Translation of the article:
Group searches for traces of the Brontë sisters
First Belgian branch of the Brontë Society
BRUSSELS – People who meet to discuss the works of the Brontë sisters: this is the latest craze blown across the Channel from Britain to Brussels. Helen MacEwan is leading the first Belgian branch of the Brontë society.
Brussels is once again displaying her international character with the formation of this branch of the Brontë Society. "In Britain, the fascination for the Brontë sisters is a national sport," says Helen MacEwan. "People are constantly doing research about the tragic lives of the Brontë family. And there is a continuous stream of TV and film adaptations of one or other of the Brontë novels."
MacEwan has founded the first Belgian branch of the Brontë Society in Brussels, where she works as a translator. It is hardly a coincidence that a branch has been set up in Brussels. Charlotte Brontë lived there in 1842 and 1843. She came here to study French and fell in love with her teacher. Her novel Villette tells the story.
During its first event, the Brussels Brontë Group organized a walk visiting several sites which were portrayed in Charlotte’s book, guided by British-born Derek Blyth.
Derek Blyth explains the worldwide fascination for the seven novels by the three Brontë sisters. "They are very personal works, with a psychological depth which somehow manages to reach every age group. My 16-year-old daughter is currently reading Jane Eyre. There aren’t that many 160-year-old books that teenagers of today still read."

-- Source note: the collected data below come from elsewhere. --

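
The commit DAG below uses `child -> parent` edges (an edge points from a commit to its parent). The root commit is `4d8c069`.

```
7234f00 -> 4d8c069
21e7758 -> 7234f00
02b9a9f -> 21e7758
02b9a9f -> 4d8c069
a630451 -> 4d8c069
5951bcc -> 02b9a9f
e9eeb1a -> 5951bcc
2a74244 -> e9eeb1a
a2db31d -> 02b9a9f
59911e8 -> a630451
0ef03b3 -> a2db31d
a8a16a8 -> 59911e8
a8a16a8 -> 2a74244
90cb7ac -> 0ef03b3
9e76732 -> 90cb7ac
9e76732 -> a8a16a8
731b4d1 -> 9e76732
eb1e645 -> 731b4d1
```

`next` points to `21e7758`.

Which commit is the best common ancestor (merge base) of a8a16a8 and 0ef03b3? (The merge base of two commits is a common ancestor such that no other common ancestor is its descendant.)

02b9a9f

Ancestors of a8a16a8: {02b9a9f, 21e7758, 2a74244, 4d8c069, 5951bcc, 59911e8, 7234f00, a630451, a8a16a8, e9eeb1a}.
Ancestors of 0ef03b3: {02b9a9f, 0ef03b3, 21e7758, 4d8c069, 7234f00, a2db31d}.
Common ancestors: {02b9a9f, 21e7758, 4d8c069, 7234f00}.
Among these, 02b9a9f is not an ancestor of any other common ancestor — it is the merge base.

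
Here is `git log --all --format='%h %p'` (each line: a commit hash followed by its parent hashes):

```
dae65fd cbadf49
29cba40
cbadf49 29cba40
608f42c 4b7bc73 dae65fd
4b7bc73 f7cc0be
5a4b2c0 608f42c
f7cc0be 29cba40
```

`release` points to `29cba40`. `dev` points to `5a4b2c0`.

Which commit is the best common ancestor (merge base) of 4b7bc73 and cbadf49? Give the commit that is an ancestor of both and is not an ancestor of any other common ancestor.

Ancestors of 4b7bc73: {29cba40, 4b7bc73, f7cc0be}.
Ancestors of cbadf49: {29cba40, cbadf49}.
Common ancestors: {29cba40}.
The only common ancestor is 29cba40, so it is the merge base.

29cba40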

The Brussels Brontë Group isn’t a collection of purists. You don’t have to pass an exam to join. Knowing the names of the three sisters is enough. And you should enjoy reading of course. With the expansion of the Group, it has set up a Reading Group, focusing particularly on romantic authors such as Austen.

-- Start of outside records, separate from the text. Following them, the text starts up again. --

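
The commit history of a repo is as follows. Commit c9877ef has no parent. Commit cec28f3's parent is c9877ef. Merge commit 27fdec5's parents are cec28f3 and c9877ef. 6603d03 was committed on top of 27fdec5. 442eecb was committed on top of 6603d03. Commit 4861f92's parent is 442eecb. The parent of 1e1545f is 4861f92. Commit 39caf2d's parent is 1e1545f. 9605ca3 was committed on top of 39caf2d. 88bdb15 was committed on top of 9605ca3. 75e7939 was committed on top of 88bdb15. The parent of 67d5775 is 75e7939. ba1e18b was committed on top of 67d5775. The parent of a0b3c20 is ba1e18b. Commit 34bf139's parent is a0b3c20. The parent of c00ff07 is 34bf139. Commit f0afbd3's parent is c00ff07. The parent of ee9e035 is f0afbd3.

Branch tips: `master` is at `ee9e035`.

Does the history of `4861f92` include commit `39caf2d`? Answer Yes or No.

Ancestors of 4861f92: {27fdec5, 442eecb, 4861f92, 6603d03, c9877ef, cec28f3}.
39caf2d is not in that set, so it is not an ancestor of 4861f92.

No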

Charlotte Brontë stayed in the Pensionnat Heger in Brussels in and fell in love with her teacher Constantin Heger, who taught her French. When she returned to England, she remained obsessed with her professor and wrote him a series of letters.
But the professor did not answer her letters. In fact Monsieur Heger tore them up. But his wife rescued them from the wastepaper basket and sewed them back together. Paul Heger, Constantin’s son, donated four of these letters to the British Museum in 1913.
On Thursday 18 October, at 19.30, in the Le Cercle des Voyageurs / Travel Arts Café, Rue des Grands Carmes 18, 1000 Brussels, Derek Blyth will talk about these letters.